Once she told him, Jasper came to realize that his “discretion” might have looked to her like some cruel sort of test. As he waited for her to volunteer the story, it never occurred to him how terrified she might be that once it was out in the open, the reality of the details might make her seem tawdry, chase him away. So her confession only drew him that much closer; made him want to protect her from everything, even her past mistakes.

Looking at Kit, at the blatant fear of rejection in a face shaped just like Daphne’s, fair and freckled too, Jasper recalls that that conversation occurred in this very room.

“I’ve lived forty years without knowing,” says Kit, “and in a way, what the hell difference could it possibly make, right?”

“She never told you, all this time? That really so?” Jasper is genuinely amazed.

“Did you
know
she wouldn’t tell me? Or did you assume I knew all along?”

“At the start—when you moved here, the two of you—I knew she wanted to keep this to herself. Needed to. And she wanted you to feel a part of us, mix it up with Rory and Kyle. Made sense to me. Back then it did,” says Jasper. “Your mother had a lot of … I guess you’d call it pride, when it came to this detail—pretty thorny detail—of her life. Acted like she didn’t give a hoot what people thought. What they might imagine.”

“But she had to,” says Kit. “How could she not?”
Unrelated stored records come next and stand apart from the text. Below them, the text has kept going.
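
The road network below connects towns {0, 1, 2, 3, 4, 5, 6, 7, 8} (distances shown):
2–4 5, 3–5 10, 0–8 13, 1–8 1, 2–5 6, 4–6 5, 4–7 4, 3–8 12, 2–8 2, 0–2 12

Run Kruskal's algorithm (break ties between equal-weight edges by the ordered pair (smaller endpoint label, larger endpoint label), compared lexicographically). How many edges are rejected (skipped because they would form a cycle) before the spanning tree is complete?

0

Sort edges by weight, then run Kruskal:
1–8 (1): add — endpoints in different components.
2–8 (2): add — endpoints in different components.
4–7 (4): add — endpoints in different components.
2–4 (5): add — endpoints in different components.
4–6 (5): add — endpoints in different components.
2–5 (6): add — endpoints in different components.
3–5 (10): add — endpoints in different components.
0–2 (12): add — endpoints in different components.
Edges rejected before the tree was complete: 0.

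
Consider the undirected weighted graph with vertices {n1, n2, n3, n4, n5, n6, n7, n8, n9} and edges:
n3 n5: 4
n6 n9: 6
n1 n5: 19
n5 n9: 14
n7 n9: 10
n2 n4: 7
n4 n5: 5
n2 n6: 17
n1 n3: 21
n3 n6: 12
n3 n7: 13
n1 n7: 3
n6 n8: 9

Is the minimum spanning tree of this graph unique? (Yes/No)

Kruskal: consider edges lightest-first.
n1 n7 (3): add — endpoints in different components.
n3 n5 (4): add — endpoints in different components.
n4 n5 (5): add — endpoints in different components.
n6 n9 (6): add — endpoints in different components.
n2 n4 (7): add — endpoints in different components.
n6 n8 (9): add — endpoints in different components.
n7 n9 (10): add — endpoints in different components.
n3 n6 (12): add — endpoints in different components.
Every non-tree edge has weight strictly greater than the heaviest edge on the tree path between its endpoints, so the MST is unique.

Yes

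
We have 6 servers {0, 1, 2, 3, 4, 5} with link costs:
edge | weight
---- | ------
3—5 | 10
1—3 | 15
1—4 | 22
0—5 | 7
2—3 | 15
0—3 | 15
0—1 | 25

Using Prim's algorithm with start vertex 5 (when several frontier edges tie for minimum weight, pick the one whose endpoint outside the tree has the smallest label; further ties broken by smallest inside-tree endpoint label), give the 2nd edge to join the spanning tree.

Prim's algorithm from 5:
Step 1: cheapest edge leaving the tree is 0—5 (7); add 0.
Step 2: cheapest edge leaving the tree is 3—5 (10); add 3.
Step 3: cheapest edge leaving the tree is 1—3 (15); add 1.
Step 4: cheapest edge leaving the tree is 2—3 (15); add 2.
Step 5: cheapest edge leaving the tree is 1—4 (22); add 4.
The 2nd edge added is 3—5.

3-5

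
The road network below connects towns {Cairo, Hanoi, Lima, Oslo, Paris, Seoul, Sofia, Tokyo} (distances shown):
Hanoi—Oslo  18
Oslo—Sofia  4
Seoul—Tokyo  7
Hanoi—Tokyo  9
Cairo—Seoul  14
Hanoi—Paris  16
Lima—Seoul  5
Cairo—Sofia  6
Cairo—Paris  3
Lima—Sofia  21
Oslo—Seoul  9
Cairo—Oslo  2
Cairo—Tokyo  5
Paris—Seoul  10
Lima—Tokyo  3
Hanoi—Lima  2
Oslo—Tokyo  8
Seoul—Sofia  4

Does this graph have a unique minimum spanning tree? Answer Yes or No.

Sort edges by weight, then run Kruskal:
Cairo—Oslo (2): add — endpoints in different components.
Hanoi—Lima (2): add — endpoints in different components.
Cairo—Paris (3): add — endpoints in different components.
Lima—Tokyo (3): add — endpoints in different components.
Oslo—Sofia (4): add — endpoints in different components.
Seoul—Sofia (4): add — endpoints in different components.
Cairo—Tokyo (5): add — endpoints in different components.
Non-tree edge Lima—Seoul has weight 5, equal to the heaviest edge on its tree cycle — swapping gives another MST of the same weight. Not unique.

No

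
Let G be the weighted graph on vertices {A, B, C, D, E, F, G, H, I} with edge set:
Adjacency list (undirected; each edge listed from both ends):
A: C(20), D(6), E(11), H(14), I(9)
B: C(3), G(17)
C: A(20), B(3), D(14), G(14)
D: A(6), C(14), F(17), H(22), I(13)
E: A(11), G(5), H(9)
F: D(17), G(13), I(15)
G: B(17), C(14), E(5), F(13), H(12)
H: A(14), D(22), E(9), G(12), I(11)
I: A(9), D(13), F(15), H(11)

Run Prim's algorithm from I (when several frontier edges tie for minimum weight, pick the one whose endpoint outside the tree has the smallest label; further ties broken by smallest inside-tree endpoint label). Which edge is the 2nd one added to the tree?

Prim, starting at I.
Step 1: cheapest edge leaving the tree is A–I (9); add A.
Step 2: cheapest edge leaving the tree is A–D (6); add D.
Step 3: cheapest edge leaving the tree is A–E (11); add E.
Step 4: cheapest edge leaving the tree is E–G (5); add G.
Step 5: cheapest edge leaving the tree is E–H (9); add H.
Step 6: cheapest edge leaving the tree is F–G (13); add F.
Step 7: cheapest edge leaving the tree is C–D (14); add C.
Step 8: cheapest edge leaving the tree is B–C (3); add B.
The 2nd edge added is A–D.

A-D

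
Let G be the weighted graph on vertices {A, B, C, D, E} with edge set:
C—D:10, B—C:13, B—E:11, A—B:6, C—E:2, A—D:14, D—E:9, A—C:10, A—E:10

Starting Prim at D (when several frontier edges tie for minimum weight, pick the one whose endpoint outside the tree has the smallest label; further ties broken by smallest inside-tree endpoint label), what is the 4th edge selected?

A-B

Prim, starting at D.
Step 1: frontier [D—E 9, C—D 10, A—D 14] → take D—E (9); add E.
Step 2: frontier [C—D 10, A—D 14, C—E 2, A—E 10, B—E 11] → take C—E (2); add C.
Step 3: frontier [A—C 10, B—C 13, A—D 14, A—E 10, B—E 11] → take A—C (10); add A.
Step 4: frontier [A—B 6, B—C 13, B—E 11] → take A—B (6); add B.
The 4th edge added is A—B.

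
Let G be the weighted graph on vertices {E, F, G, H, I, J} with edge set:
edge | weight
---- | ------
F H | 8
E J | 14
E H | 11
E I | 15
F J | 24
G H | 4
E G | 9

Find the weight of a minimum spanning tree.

50

Sort edges by weight, then run Kruskal:
G H (4): add — endpoints in different components.
F H (8): add — endpoints in different components.
E G (9): add — endpoints in different components.
E H (11): skip — E and H already connected.
E J (14): add — endpoints in different components.
E I (15): add — endpoints in different components.
MST edges: G H, F H, E G, E J, E I; total weight 4+8+9+14+15 = 50.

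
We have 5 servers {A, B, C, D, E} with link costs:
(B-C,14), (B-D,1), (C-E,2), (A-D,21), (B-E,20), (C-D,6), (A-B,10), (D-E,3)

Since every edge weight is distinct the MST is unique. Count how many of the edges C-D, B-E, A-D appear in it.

Sort edges by weight, then run Kruskal:
B-D (1): add — endpoints in different components.
C-E (2): add — endpoints in different components.
D-E (3): add — endpoints in different components.
C-D (6): skip — C and D already connected.
A-B (10): add — endpoints in different components.
MST edge set: {B-D, C-E, D-E, A-B}.
Of the listed edges, {} are in the MST → 0.

0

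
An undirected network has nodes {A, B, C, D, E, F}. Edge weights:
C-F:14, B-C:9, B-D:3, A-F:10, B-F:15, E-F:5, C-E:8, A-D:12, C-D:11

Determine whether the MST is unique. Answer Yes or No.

Yes

Kruskal: consider edges lightest-first.
B-D (3): add — endpoints in different components.
E-F (5): add — endpoints in different components.
C-E (8): add — endpoints in different components.
B-C (9): add — endpoints in different components.
A-F (10): add — endpoints in different components.
Every non-tree edge has weight strictly greater than the heaviest edge on the tree path between its endpoints, so the MST is unique.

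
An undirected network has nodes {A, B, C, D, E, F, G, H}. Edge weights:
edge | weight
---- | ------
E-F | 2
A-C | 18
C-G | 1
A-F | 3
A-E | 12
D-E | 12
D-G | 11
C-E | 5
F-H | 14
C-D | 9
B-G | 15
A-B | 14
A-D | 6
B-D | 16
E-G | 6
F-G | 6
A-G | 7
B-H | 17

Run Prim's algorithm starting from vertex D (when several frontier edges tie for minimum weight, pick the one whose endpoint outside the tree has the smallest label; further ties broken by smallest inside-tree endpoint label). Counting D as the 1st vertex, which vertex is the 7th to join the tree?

Prim's algorithm from D:
Step 1: cheapest edge leaving the tree is A-D (6); add A.
Step 2: cheapest edge leaving the tree is A-F (3); add F.
Step 3: cheapest edge leaving the tree is E-F (2); add E.
Step 4: cheapest edge leaving the tree is C-E (5); add C.
Step 5: cheapest edge leaving the tree is C-G (1); add G.
Step 6: cheapest edge leaving the tree is A-B (14); add B.
Step 7: cheapest edge leaving the tree is F-H (14); add H.
Vertex order: D, A, F, E, C, G, B, H. The 7th vertex is B.

B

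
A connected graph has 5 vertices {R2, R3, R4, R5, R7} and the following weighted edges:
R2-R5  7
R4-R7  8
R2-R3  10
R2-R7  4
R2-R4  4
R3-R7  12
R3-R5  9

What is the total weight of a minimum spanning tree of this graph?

24

Grow the tree from R5 using Prim:
Step 1: cheapest edge leaving the tree is R2-R5 (7); add R2.
Step 2: cheapest edge leaving the tree is R2-R4 (4); add R4.
Step 3: cheapest edge leaving the tree is R2-R7 (4); add R7.
Step 4: cheapest edge leaving the tree is R3-R5 (9); add R3.
MST edges: R2-R5, R2-R4, R2-R7, R3-R5; total weight 7+4+4+9 = 24.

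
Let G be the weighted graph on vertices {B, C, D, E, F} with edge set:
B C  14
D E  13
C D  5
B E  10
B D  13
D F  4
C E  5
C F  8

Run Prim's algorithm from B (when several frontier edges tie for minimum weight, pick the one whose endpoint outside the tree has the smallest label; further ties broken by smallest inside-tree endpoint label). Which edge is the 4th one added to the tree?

D-F

Prim's algorithm from B:
Step 1: frontier [B E 10, B D 13, B C 14] → take B E (10); add E.
Step 2: frontier [B D 13, B C 14, C E 5, D E 13] → take C E (5); add C.
Step 3: frontier [B D 13, C D 5, C F 8, D E 13] → take C D (5); add D.
Step 4: frontier [C F 8, D F 4] → take D F (4); add F.
The 4th edge added is D F.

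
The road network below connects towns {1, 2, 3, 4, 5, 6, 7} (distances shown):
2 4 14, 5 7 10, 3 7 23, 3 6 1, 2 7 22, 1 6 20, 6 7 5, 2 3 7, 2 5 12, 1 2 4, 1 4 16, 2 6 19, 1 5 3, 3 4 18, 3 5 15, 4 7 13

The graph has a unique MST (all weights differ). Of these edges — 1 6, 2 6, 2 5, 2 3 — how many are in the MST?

1

Kruskal's algorithm — process edges by increasing weight (ties by edge label):
3 6 (1): add — endpoints in different components.
1 5 (3): add — endpoints in different components.
1 2 (4): add — endpoints in different components.
6 7 (5): add — endpoints in different components.
2 3 (7): add — endpoints in different components.
5 7 (10): skip — 5 and 7 already connected.
2 5 (12): skip — 2 and 5 already connected.
4 7 (13): add — endpoints in different components.
MST edge set: {3 6, 1 5, 1 2, 6 7, 2 3, 4 7}.
Of the listed edges, {2 3} are in the MST → 1.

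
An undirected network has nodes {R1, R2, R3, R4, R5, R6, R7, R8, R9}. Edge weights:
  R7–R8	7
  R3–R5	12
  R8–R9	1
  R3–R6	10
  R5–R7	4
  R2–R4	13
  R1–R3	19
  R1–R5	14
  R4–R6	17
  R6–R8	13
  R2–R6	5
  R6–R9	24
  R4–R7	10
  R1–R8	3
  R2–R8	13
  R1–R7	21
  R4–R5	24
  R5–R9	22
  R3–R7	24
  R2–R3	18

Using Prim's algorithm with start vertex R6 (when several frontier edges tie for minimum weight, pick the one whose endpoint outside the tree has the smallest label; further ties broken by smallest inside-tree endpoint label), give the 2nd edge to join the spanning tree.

R3-R6

Prim's algorithm from R6:
Step 1: cheapest edge leaving the tree is R2–R6 (5); add R2.
Step 2: cheapest edge leaving the tree is R3–R6 (10); add R3.
Step 3: cheapest edge leaving the tree is R3–R5 (12); add R5.
Step 4: cheapest edge leaving the tree is R5–R7 (4); add R7.
Step 5: cheapest edge leaving the tree is R7–R8 (7); add R8.
Step 6: cheapest edge leaving the tree is R8–R9 (1); add R9.
Step 7: cheapest edge leaving the tree is R1–R8 (3); add R1.
Step 8: cheapest edge leaving the tree is R4–R7 (10); add R4.
The 2nd edge added is R3–R6.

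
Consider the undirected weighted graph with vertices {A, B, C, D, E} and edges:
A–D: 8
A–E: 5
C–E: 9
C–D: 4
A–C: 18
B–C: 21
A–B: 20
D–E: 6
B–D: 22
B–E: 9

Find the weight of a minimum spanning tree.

24

Kruskal's algorithm — process edges by increasing weight (ties by edge label):
C–D (4): add — endpoints in different components.
A–E (5): add — endpoints in different components.
D–E (6): add — endpoints in different components.
A–D (8): skip — A and D already connected.
B–E (9): add — endpoints in different components.
MST edges: C–D, A–E, D–E, B–E; total weight 4+5+6+9 = 24.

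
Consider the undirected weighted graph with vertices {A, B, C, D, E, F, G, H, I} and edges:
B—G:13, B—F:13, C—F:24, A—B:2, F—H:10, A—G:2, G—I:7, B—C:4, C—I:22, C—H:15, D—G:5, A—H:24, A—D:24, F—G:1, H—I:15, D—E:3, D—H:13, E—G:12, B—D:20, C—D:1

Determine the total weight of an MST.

Sort edges by weight, then run Kruskal:
C—D (1): add — endpoints in different components.
F—G (1): add — endpoints in different components.
A—B (2): add — endpoints in different components.
A—G (2): add — endpoints in different components.
D—E (3): add — endpoints in different components.
B—C (4): add — endpoints in different components.
D—G (5): skip — D and G already connected.
G—I (7): add — endpoints in different components.
F—H (10): add — endpoints in different components.
MST edges: C—D, F—G, A—B, A—G, D—E, B—C, G—I, F—H; total weight 1+1+2+2+3+4+7+10 = 30.

30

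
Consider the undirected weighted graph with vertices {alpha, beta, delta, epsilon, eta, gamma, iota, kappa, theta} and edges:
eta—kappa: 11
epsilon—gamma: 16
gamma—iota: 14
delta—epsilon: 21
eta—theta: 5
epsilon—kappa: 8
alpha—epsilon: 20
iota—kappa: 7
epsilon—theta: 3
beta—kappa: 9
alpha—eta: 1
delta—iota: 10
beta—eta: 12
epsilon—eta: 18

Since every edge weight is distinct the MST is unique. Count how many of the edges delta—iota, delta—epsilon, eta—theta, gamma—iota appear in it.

Kruskal: consider edges lightest-first.
alpha—eta (1): add — endpoints in different components.
epsilon—theta (3): add — endpoints in different components.
eta—theta (5): add — endpoints in different components.
iota—kappa (7): add — endpoints in different components.
epsilon—kappa (8): add — endpoints in different components.
beta—kappa (9): add — endpoints in different components.
delta—iota (10): add — endpoints in different components.
eta—kappa (11): skip — eta and kappa already connected.
beta—eta (12): skip — beta and eta already connected.
gamma—iota (14): add — endpoints in different components.
MST edge set: {alpha—eta, epsilon—theta, eta—theta, iota—kappa, epsilon—kappa, beta—kappa, delta—iota, gamma—iota}.
Of the listed edges, {delta—iota, eta—theta, gamma—iota} are in the MST → 3.

3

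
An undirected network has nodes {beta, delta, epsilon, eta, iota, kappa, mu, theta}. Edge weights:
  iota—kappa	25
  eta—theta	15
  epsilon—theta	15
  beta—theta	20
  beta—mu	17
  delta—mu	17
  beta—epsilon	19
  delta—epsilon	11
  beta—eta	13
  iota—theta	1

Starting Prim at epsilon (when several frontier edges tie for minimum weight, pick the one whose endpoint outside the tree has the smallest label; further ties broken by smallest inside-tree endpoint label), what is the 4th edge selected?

Grow the tree from epsilon using Prim:
Step 1: cheapest edge leaving the tree is delta—epsilon (11); add delta.
Step 2: cheapest edge leaving the tree is epsilon—theta (15); add theta.
Step 3: cheapest edge leaving the tree is iota—theta (1); add iota.
Step 4: cheapest edge leaving the tree is eta—theta (15); add eta.
Step 5: cheapest edge leaving the tree is beta—eta (13); add beta.
Step 6: cheapest edge leaving the tree is beta—mu (17); add mu.
Step 7: cheapest edge leaving the tree is iota—kappa (25); add kappa.
The 4th edge added is eta—theta.

eta-theta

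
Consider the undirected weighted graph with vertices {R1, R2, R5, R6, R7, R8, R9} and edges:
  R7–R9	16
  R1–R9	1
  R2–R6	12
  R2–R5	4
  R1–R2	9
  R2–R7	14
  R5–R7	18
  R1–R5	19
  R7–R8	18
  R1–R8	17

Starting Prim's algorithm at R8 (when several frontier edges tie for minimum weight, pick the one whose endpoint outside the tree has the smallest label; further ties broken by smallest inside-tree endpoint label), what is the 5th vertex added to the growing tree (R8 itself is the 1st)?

R5

Prim's algorithm from R8:
Step 1: cheapest edge leaving the tree is R1–R8 (17); add R1.
Step 2: cheapest edge leaving the tree is R1–R9 (1); add R9.
Step 3: cheapest edge leaving the tree is R1–R2 (9); add R2.
Step 4: cheapest edge leaving the tree is R2–R5 (4); add R5.
Step 5: cheapest edge leaving the tree is R2–R6 (12); add R6.
Step 6: cheapest edge leaving the tree is R2–R7 (14); add R7.
Vertex order: R8, R1, R9, R2, R5, R6, R7. The 5th vertex is R5.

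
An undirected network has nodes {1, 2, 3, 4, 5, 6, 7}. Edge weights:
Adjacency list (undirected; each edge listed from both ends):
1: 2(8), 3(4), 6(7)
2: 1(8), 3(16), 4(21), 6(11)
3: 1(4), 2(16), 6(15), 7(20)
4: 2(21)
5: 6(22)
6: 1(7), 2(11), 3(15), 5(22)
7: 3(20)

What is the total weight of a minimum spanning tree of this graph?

Prim, starting at 1.
Step 1: frontier [1—3 4, 1—6 7, 1—2 8] → take 1—3 (4); add 3.
Step 2: frontier [1—6 7, 1—2 8, 3—6 15, 2—3 16, 3—7 20] → take 1—6 (7); add 6.
Step 3: frontier [1—2 8, 2—3 16, 3—7 20, 2—6 11, 5—6 22] → take 1—2 (8); add 2.
Step 4: frontier [2—4 21, 3—7 20, 5—6 22] → take 3—7 (20); add 7.
Step 5: frontier [2—4 21, 5—6 22] → take 2—4 (21); add 4.
Step 6: frontier [5—6 22] → take 5—6 (22); add 5.
MST edges: 1—3, 1—6, 1—2, 3—7, 2—4, 5—6; total weight 4+7+8+20+21+22 = 82.

82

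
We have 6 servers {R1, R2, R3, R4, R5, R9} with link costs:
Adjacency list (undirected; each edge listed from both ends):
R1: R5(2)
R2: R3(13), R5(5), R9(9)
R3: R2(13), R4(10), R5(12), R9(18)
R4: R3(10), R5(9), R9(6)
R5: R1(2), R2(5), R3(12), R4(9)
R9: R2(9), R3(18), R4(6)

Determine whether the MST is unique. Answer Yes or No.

No

Kruskal's algorithm — process edges by increasing weight (ties by edge label):
R1–R5 (2): add. Components now {R2} {R1,R5} {R4} {R9} {R3}
R2–R5 (5): add. Components now {R1,R2,R5} {R4} {R9} {R3}
R4–R9 (6): add. Components now {R1,R2,R5} {R4,R9} {R3}
R2–R9 (9): add. Components now {R1,R2,R4,R5,R9} {R3}
R4–R5 (9): skip — R4 and R5 already connected.
R3–R4 (10): add. Components now {R1,R2,R3,R4,R5,R9}
Non-tree edge R4–R5 has weight 9, equal to the heaviest edge on its tree cycle — swapping gives another MST of the same weight. Not unique.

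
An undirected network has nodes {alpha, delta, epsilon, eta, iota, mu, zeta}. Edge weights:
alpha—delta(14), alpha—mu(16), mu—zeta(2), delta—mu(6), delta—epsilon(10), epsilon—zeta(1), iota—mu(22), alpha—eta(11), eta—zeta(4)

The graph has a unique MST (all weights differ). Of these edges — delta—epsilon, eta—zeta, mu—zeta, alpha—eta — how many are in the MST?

Kruskal: consider edges lightest-first.
epsilon—zeta (1): add — endpoints in different components.
mu—zeta (2): add — endpoints in different components.
eta—zeta (4): add — endpoints in different components.
delta—mu (6): add — endpoints in different components.
delta—epsilon (10): skip — epsilon and delta already connected.
alpha—eta (11): add — endpoints in different components.
alpha—delta (14): skip — alpha and delta already connected.
alpha—mu (16): skip — mu and alpha already connected.
iota—mu (22): add — endpoints in different components.
MST edge set: {epsilon—zeta, mu—zeta, eta—zeta, delta—mu, alpha—eta, iota—mu}.
Of the listed edges, {eta—zeta, mu—zeta, alpha—eta} are in the MST → 3.

3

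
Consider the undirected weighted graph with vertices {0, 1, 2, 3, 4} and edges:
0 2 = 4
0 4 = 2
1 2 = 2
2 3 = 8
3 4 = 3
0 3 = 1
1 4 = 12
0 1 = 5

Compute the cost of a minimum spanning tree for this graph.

9

Sort edges by weight, then run Kruskal:
0 3 (1): add — endpoints in different components.
0 4 (2): add — endpoints in different components.
1 2 (2): add — endpoints in different components.
3 4 (3): skip — 3 and 4 already connected.
0 2 (4): add — endpoints in different components.
MST edges: 0 3, 0 4, 1 2, 0 2; total weight 1+2+2+4 = 9.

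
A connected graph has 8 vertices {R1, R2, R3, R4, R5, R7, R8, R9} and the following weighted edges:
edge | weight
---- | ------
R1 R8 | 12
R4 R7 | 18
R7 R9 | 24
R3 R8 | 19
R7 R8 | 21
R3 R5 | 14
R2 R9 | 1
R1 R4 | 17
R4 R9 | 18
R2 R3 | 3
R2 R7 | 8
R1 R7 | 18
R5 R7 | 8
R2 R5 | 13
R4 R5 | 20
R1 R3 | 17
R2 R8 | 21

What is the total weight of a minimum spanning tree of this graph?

66

Prim's algorithm from R8:
Step 1: cheapest edge leaving the tree is R1 R8 (12); add R1.
Step 2: cheapest edge leaving the tree is R1 R3 (17); add R3.
Step 3: cheapest edge leaving the tree is R2 R3 (3); add R2.
Step 4: cheapest edge leaving the tree is R2 R9 (1); add R9.
Step 5: cheapest edge leaving the tree is R2 R7 (8); add R7.
Step 6: cheapest edge leaving the tree is R5 R7 (8); add R5.
Step 7: cheapest edge leaving the tree is R1 R4 (17); add R4.
MST edges: R1 R8, R1 R3, R2 R3, R2 R9, R2 R7, R5 R7, R1 R4; total weight 12+17+3+1+8+8+17 = 66.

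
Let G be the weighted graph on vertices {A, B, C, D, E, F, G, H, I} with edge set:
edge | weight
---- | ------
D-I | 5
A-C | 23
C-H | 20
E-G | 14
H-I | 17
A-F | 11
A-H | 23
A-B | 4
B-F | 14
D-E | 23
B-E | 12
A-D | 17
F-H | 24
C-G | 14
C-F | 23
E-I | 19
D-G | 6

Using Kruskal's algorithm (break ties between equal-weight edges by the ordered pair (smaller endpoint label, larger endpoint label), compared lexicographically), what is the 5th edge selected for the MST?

B-E

Sort edges by weight, then run Kruskal:
A-B (4): add — endpoints in different components.
D-I (5): add — endpoints in different components.
D-G (6): add — endpoints in different components.
A-F (11): add — endpoints in different components.
B-E (12): add — endpoints in different components.
B-F (14): skip — B and F already connected.
C-G (14): add — endpoints in different components.
E-G (14): add — endpoints in different components.
A-D (17): skip — A and D already connected.
H-I (17): add — endpoints in different components.
The 5th edge added is B-E.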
Jasper shrugs. “On the one hand you are talking the sixties. The days of anything-goes. But you’re talking rural New England, too. Place of keep-it-zipped. Well, at least your mouth.”

The fire cracks loudly; a log releases a pocket of sap, sizzling.

Jasper stands. “You don’t mind, I’m going to have one of those beers you bought. Want another?” He heads for the kitchen.

Daphne made Jasper promise—swear, guarantee, on pain of losing
every pleasure she could give—that he would never tell Kit what she told him that night. He wasn’t lying when he told Kit that her secrecy made sense at the time. He’s stunned, though, to know that she continued to withhold this simple bit of knowledge from Kit all the way into his life as an adult, as a father of his own children. Jesus but the woman could be cruel. This he knows. But he made her a promise, and almost out of brutish superior pride (not to be outdone by hers), he still feels bound to keep it—at least as long as there’s the risk she’ll find out he went back on his word.